American photographer (1911–2004)

James Charles Thibodeaux (July 21, 1911 – August 19, 2004), was an American photographer, painter, stage actor, and educator. He was the United States Army's first Black art instructor.

== Early life and education ==
James C. Thibodeaux was born on July 21, 1911, in St. Martinville, Louisiana, to parents Fannie E. (née Young) and Ernest Charles Thibodeaux, Sr.. His mother died when he was a child, and by 1920 the family had moved to the North Dallas area of Dallas, Texas. They lived near the Central Avenue (or Central Track) shopping district, and their local barbershop was a common hangout of Blind Lemon Jefferson during this time period. He attended Catholic high school, at the Sisters’ Institute (later known as St.
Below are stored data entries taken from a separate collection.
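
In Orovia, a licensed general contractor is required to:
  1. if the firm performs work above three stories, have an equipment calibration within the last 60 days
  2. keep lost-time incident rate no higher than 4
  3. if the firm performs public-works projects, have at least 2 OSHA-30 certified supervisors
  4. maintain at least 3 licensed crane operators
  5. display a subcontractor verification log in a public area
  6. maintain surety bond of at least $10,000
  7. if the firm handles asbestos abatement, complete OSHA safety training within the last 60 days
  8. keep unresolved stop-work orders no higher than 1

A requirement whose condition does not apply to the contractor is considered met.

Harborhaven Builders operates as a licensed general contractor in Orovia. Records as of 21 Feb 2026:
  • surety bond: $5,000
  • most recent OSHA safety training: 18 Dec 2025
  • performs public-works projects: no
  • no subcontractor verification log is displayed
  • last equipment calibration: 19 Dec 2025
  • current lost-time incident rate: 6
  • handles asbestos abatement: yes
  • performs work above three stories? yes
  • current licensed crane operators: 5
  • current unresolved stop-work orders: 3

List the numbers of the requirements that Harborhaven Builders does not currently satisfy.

1, 2, 5, 6, 7, 8

1. condition 'performs work above three stories' holds; equipment calibration 64 days ago vs limit 60 → not met
2. lost-time incident rate 6 > 4 → not met
3. condition 'performs public-works projects' does not hold → requirement n/a → met
4. licensed crane operators 5 ≥ 3 → met
5. subcontractor verification log absent → not met
6. surety bond $5,000 < $10,000 → not met
7. condition 'handles asbestos abatement' holds; OSHA safety training 65 days ago vs limit 60 → not met
8. unresolved stop-work orders 3 > 1 → not met
Not met: 1, 2, 5, 6, 7, 8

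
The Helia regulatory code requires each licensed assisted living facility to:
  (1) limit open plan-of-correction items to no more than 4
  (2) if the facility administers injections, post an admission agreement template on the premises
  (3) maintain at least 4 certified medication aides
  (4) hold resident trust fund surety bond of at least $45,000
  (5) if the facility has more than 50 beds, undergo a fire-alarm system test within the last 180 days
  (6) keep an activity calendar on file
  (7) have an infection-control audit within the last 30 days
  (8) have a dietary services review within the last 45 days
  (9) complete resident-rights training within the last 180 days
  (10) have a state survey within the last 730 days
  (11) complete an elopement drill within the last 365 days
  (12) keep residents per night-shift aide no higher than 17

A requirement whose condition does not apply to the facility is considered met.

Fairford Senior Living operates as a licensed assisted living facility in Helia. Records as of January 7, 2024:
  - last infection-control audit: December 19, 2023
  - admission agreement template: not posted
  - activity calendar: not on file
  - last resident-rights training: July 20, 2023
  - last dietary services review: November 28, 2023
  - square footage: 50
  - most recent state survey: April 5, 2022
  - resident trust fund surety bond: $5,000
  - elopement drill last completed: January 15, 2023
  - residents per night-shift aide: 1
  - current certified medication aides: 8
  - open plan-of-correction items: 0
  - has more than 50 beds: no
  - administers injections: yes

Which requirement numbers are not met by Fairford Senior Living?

1. open plan-of-correction items 0 ≤ 4 → met
2. condition 'administers injections' holds; admission agreement template absent → not met
3. certified medication aides 8 ≥ 4 → met
4. resident trust fund surety bond $5,000 < $45,000 → not met
5. condition 'has more than 50 beds' does not hold → requirement n/a → met
6. activity calendar absent → not met
7. infection-control audit 19 days ago vs limit 30 → met
8. dietary services review 40 days ago vs limit 45 → met
9. resident-rights training 171 days ago vs limit 180 → met
10. state survey 642 days ago vs limit 730 → met
11. elopement drill 357 days ago vs limit 365 → met
12. residents per night-shift aide 1 ≤ 17 → met
Not met: 2, 4, 6

2, 4, 6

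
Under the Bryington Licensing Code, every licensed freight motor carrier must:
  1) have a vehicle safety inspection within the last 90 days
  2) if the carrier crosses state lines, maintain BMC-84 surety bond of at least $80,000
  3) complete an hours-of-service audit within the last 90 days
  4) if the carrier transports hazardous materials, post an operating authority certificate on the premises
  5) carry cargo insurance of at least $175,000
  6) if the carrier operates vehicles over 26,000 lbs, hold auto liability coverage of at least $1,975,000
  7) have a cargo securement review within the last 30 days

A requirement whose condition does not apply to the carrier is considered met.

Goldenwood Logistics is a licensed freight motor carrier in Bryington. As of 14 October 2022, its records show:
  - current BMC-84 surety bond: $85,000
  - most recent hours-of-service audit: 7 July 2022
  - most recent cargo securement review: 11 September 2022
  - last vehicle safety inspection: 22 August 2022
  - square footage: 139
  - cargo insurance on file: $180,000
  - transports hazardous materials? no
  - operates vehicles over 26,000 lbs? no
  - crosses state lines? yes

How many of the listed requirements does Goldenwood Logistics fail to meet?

2

1. vehicle safety inspection 53 days ago vs limit 90 → met
2. condition 'crosses state lines' holds; BMC-84 surety bond $85,000 ≥ $80,000 → met
3. hours-of-service audit 99 days ago vs limit 90 → not met
4. condition 'transports hazardous materials' does not hold → requirement n/a → met
5. cargo insurance $180,000 ≥ $175,000 → met
6. condition 'operates vehicles over 26,000 lbs' does not hold → requirement n/a → met
7. cargo securement review 33 days ago vs limit 30 → not met
Not met: 2 of 7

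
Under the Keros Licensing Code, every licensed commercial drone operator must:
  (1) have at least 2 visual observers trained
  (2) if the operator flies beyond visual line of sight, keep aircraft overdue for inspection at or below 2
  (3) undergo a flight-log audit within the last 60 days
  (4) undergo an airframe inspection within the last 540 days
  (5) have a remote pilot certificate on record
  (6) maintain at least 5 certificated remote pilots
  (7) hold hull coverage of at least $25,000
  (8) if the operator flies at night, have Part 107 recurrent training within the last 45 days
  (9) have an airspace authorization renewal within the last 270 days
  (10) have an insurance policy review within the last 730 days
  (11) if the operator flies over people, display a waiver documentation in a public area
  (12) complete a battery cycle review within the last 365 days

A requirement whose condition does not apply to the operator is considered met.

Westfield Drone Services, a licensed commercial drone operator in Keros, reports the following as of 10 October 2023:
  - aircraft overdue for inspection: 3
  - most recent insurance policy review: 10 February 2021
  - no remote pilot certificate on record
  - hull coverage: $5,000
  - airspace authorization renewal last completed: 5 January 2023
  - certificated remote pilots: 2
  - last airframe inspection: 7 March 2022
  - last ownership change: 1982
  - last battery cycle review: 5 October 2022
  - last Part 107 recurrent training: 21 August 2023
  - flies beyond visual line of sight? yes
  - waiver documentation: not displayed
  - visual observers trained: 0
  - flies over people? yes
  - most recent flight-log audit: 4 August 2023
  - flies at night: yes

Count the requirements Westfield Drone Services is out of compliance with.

12

1. visual observers trained 0 < 2 → not met
2. condition 'flies beyond visual line of sight' holds; aircraft overdue for inspection 3 > 2 → not met
3. flight-log audit 67 days ago vs limit 60 → not met
4. airframe inspection 582 days ago vs limit 540 → not met
5. remote pilot certificate absent → not met
6. certificated remote pilots 2 < 5 → not met
7. hull coverage $5,000 < $25,000 → not met
8. condition 'flies at night' holds; Part 107 recurrent training 50 days ago vs limit 45 → not met
9. airspace authorization renewal 278 days ago vs limit 270 → not met
10. insurance policy review 972 days ago vs limit 730 → not met
11. condition 'flies over people' holds; waiver documentation absent → not met
12. battery cycle review 370 days ago vs limit 365 → not met
Not met: 12 of 12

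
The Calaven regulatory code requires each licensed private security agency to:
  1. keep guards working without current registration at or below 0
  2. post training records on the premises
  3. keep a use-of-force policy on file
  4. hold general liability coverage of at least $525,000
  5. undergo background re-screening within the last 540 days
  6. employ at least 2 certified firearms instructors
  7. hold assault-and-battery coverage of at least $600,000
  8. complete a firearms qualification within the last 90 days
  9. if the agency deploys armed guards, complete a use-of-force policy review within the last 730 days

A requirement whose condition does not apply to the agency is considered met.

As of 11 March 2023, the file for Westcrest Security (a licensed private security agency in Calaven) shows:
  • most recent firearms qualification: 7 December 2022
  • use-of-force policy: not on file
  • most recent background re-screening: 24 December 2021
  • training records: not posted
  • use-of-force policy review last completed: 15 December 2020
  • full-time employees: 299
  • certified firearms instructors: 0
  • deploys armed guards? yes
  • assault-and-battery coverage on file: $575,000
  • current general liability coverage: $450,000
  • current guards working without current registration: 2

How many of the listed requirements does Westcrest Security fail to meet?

8

1. guards working without current registration 2 > 0 → not met
2. training records absent → not met
3. use-of-force policy absent → not met
4. general liability coverage $450,000 < $525,000 → not met
5. background re-screening 442 days ago vs limit 540 → met
6. certified firearms instructors 0 < 2 → not met
7. assault-and-battery coverage $575,000 < $600,000 → not met
8. firearms qualification 94 days ago vs limit 90 → not met
9. condition 'deploys armed guards' holds; use-of-force policy review 816 days ago vs limit 730 → not met
Not met: 8 of 9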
Peter’s Academy), and graduated at age 17 in 1928.

Starting in 1929, Thibodeaux attended Cooper Union, and later the Mechanics’ Institute (an affiliated institution to Cooper Union) in New York City; he had a full scholarship. While attending college, he worked under noted Black printmaker Bernie Haynes Robynson; whom he met through sculptor and teacher, Augusta Savage. Thibodeaux attended classes at the General Society of Mechanics and Tradesmen, and in 1932 earned a diploma in freehand drawing.

== Career ==
After moving to New York City, he lived at the Harlem YMCA at 180 West 135th Street, and worked as a page for WOR, an independent radio station.
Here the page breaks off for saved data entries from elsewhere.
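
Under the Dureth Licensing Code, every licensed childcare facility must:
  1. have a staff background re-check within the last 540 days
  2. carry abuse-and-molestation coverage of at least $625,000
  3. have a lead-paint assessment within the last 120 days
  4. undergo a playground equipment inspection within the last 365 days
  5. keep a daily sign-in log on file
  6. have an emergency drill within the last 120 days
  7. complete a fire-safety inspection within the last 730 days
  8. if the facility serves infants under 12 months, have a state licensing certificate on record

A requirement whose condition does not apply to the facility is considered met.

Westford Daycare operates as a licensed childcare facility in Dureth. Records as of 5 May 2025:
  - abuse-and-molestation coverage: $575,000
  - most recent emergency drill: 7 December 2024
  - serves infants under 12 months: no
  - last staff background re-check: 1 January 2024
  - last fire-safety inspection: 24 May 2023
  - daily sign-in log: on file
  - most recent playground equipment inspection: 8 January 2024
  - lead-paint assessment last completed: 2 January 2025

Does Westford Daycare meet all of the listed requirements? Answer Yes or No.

1. staff background re-check 490 days ago vs limit 540 → met
2. abuse-and-molestation coverage $575,000 < $625,000 → not met
3. lead-paint assessment 123 days ago vs limit 120 → not met
4. playground equipment inspection 483 days ago vs limit 365 → not met
5. daily sign-in log present → met
6. emergency drill 149 days ago vs limit 120 → not met
7. fire-safety inspection 712 days ago vs limit 730 → met
8. condition 'serves infants under 12 months' does not hold → requirement n/a → met
Not met: 2, 3, 4, 6

No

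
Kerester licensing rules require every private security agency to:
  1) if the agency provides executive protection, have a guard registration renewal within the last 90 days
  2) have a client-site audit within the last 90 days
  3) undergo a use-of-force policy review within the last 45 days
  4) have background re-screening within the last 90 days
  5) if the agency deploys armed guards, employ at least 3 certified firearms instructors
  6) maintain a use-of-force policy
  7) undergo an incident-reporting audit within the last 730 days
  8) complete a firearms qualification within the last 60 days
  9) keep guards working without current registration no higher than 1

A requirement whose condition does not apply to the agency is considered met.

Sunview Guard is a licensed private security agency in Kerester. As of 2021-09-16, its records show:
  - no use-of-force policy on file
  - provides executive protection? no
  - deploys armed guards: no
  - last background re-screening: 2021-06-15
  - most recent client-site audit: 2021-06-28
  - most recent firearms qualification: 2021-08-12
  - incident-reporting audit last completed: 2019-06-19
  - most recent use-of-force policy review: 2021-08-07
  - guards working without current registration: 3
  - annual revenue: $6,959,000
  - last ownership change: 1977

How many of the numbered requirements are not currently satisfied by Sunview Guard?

4

1. condition 'provides executive protection' does not hold → requirement n/a → met
2. client-site audit 80 days ago vs limit 90 → met
3. use-of-force policy review 40 days ago vs limit 45 → met
4. background re-screening 93 days ago vs limit 90 → not met
5. condition 'deploys armed guards' does not hold → requirement n/a → met
6. use-of-force policy absent → not met
7. incident-reporting audit 820 days ago vs limit 730 → not met
8. firearms qualification 35 days ago vs limit 60 → met
9. guards working without current registration 3 > 1 → not met
Not met: 4 of 9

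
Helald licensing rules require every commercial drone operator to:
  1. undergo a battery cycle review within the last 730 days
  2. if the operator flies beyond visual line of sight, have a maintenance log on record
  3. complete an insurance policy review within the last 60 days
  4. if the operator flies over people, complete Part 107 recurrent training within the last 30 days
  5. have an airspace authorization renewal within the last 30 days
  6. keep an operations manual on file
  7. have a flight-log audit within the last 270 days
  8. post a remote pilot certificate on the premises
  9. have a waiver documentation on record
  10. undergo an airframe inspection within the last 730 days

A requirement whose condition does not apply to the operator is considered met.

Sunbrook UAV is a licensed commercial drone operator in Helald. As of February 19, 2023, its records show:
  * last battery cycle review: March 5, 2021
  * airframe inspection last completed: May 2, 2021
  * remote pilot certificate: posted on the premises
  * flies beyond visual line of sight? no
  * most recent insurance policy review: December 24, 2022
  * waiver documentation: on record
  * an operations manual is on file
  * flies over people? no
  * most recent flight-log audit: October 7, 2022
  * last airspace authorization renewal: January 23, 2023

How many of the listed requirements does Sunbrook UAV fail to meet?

0

1. battery cycle review 716 days ago vs limit 730 → met
2. condition 'flies beyond visual line of sight' does not hold → requirement n/a → met
3. insurance policy review 57 days ago vs limit 60 → met
4. condition 'flies over people' does not hold → requirement n/a → met
5. airspace authorization renewal 27 days ago vs limit 30 → met
6. operations manual present → met
7. flight-log audit 135 days ago vs limit 270 → met
8. remote pilot certificate present → met
9. waiver documentation present → met
10. airframe inspection 658 days ago vs limit 730 → met
Not met: 0 of 10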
Thibodeaux was drafted on July 10, 1943, and served in the United States Army during World War II. He was the United States Army's special services first Black art instructor.

After his military service he returned to work at WOR. He retired in 1977 from WOR, with his last role as a television operations supervisor. During his career at WOR, he continued to pursue his art, photography, and acting. His art work was shown at the Metropolitan Museum of Art. In 1936, his artwork was exhibited at the Texas Centennial Exposition in the Hall of Negro Life. Subjects of his portrait photographs included boxer Joe Louis, and singer–songwriter Ruth Brown.

Thibodeaux was also a stage actor at the Dallas Negro Players, and later at the Harlem Experimental Players. In 1992, he was recognized by the Junior Black Academy of Arts and Letters as a "Dallas Living Legend".
== Death and legacy ==
He died on August 19, 2004 in New Orleans. Thibodeaux's photograph collection is held at the Dolph Briscoe Center for American History at UT Austin. Oral histories with Thibodeaux were conducted in 1994 and 1997 by the Texas African American Photography Archive.